6. You believe in, and forgive, yourself
You need to feel secure in what you have to offer the world, because you're going to have to convince others of it too. Employees will need to have faith in your vision and ability to lead. Investors will need to be won round by your self-belief and grit. Adi Shemesh says "your biggest limitation is yourself. Try to break all the barriers you have in your head.
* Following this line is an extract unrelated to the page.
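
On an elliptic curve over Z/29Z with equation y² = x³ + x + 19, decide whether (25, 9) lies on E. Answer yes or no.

y² = 9² ≡ 23; x³ + 1x + 19 = 15669 ≡ 9 (mod 29). 23 ≠ 9.

no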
Don't make yourself, your business, the potential of it all small because it's not."
Xander Schultz says you also need to know when to forgive yourself. "when you're being entrepreneurial, there are a lot of failures throughout the process […] it's important to understand you can improve and having a hunger to improve without beating yourself up, eating yourself alive when you make mistakes."
7. You have a support network
You may not know all the right people to kickstart your business just yet -- but hopefully you know some who are going to support you emotionally through the highs and lows. Entrepreneurship can be lonely, and really helps to have a trusted circle of people around you to let off steam to.
Sonny Tosco says his support network has been a pivotal determining factor in his success: "Two of my best friends are founders of their own companies so they understand the highs and lows of running a business. I have had multiple Heinekens with them in order to celebrate and vent about milestones in the Limelight journey."
invisu.me CEO Donna Griffit started her company -- which helps startups create one-pagers for investors -- with her husband, Jonathan "who's been doing this since the age of 19 and who believes in me and coaches me through it. It's amazing working together!", she says.
8. You value flexibility over routine
The freedom to determine your own working hours at the helm of a startup is something Jason Demant really values: "I get to set my calendar every day, I'm setting the direction of the company with my co-founders and employees -- we get to decide where we go and how we get there and that's an extremely satisfying way to live a life in terms of business." If the neat structure of a 9-5, 40 hour working week really appeals, then the freewheeling timetable of an entrepreneurial venture probably won't.
You have to be prepared to pull immensely long hours -- but you can equally give yourself time off when needed. And of course you don't mind getting your hands dirty, or wearing many hats. "CEO stands for Chief Everything Officer," quips Offir Gutzelson.
9. You're decisive
There isn't much space in entrepreneurship for wavering. You'll be deluged with information and advice but it's up to you to cut through all the noise. Adi Shemesh warns that "everyone has an opinion but in the end I'm the only one who has all the necessary information to make decisions about my business. I'm the only one with the full picture." The "just do it" mentality is one close to Yosi Taguri's heart: "We're living very short lives - so I don't want to look back on the way out and say, oh I should have done this or that."
10. You dream big but think small
"A journey of a thousand miles begins with a single step" -- the well-known Chinese proverb is also Anton Yakovlev's motto. High aspirations are important for anyone who wants to make a difference, but it's important not to overwhelm yourself with trying to have a huge impact in the first month. Break it down.
Successful entrepreneurs "have huge goals that they want to reach but sprint towards short term milestones," says Xander Schultz. "Yes they want to get to a million users but they ask what's actionable this month, this week?"